Filha de família pobre cresceu em meio à miséria que pairava em meados do século XIX, no norte da Itália. Franzina, de saúde fraca, que não conseguiu ser aceita nos conventos. Apesar disso, era dona uma alma grandiosa, digna de figurar entre os santos. Assim pode ser definida: Santa Francisca Cabrini, com sua vida voltada somente para a caridade e o bem do próximo.

Francisca Cabrini era a penúltima de quinze filhos de Antonio e Estela, camponeses muito pobres na pequena Santo Ângelo Lodigiano, região Lombarda. Nascida em 15 de julho de 1850, desde pequena, se entusiasmava ao ler a vida dos santos. A preferida era a do Santo Francisco Xavier, a quem venerou tanto que assumiu seu sobrenome, se auto-intitulando Xavéria. Sua infância e adolescência foram tristes e simples, cheia de sacrifícios e pesares.
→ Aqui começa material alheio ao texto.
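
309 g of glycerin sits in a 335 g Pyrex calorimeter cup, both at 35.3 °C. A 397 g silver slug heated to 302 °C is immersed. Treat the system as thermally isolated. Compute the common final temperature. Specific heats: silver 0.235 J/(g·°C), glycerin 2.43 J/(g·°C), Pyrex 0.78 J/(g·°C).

T_f = Σ m_i c_i T_i / Σ m_i c_i:
T_f = (93.3·302 + 750.87·35.3 + 261.3·35.3) / (93.3 + 750.87 + 261.3)
    = 63905 / 1105.5 ≈ 57.81 °C

T_f ≈ 57.8 °C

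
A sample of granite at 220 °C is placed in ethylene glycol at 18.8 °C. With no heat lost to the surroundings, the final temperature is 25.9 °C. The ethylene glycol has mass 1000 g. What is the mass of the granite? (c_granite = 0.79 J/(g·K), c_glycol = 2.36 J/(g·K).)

m ≈ 109 g

|Q_granite| = |Q_glycol|:
m·0.79·(220 − 25.9) = 1000·2.36·(25.9 − 18.8)
153.34 m = 16756  ⇒  m ≈ 109.3 g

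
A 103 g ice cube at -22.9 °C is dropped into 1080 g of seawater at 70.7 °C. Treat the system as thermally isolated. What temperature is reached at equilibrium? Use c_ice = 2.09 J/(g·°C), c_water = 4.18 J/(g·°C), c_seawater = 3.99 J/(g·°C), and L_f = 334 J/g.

T_f ≈ 56.0 °C

Conservation of energy gives ΣQ = 0:
warm ice to 0 °C: 103·2.09·(0 − (-22.9)) = 4929.7
  melt ice: 103·334 = 34402
  warm the meltwater: 430.54 T
  seawater: 4309.2(T − 70.7)
4739.7 T = 304660 − 39332 = 265329
T ≈ 55.98 °C — above 0 °C, consistent with complete melting.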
Francisca, porém, gostava tanto de ler e se aplicava de tal forma nos estudos, que seus pais fizeram o possível para que ela pudesse se tornar professora.

Mas, mal se viu formada encontrou-se também órfã. No prazo de um ano perdeu o pai e a mãe. Enquanto lecionava e atuava em obras de caridade em sua cidade, acalentava o sonho de entregar-se de vez à vida religiosa. Aos poucos foi criando coragem e, por fim, pediu admissão em dois conventos, mas não foi aceita em nenhum. A causa era a sua fragilidade física. Mas também influiu a displicência e egoísmo do padre da paróquia, que a queria alí trabalhando junto dele nas obras de caridade da comunidade.

Francisca, embora decepcionada, nunca desistiu desse sonho. Passado o tempo, quando já tinha trinta anos de idade, desabafou com um bispo o quanto desejava abraçar uma obra missionária e esse a aconselhou: “Quer ser missionária? Pois se não existe ainda um instituto feminino para esse fim, funde um”. Foi exatamente o que ela fez.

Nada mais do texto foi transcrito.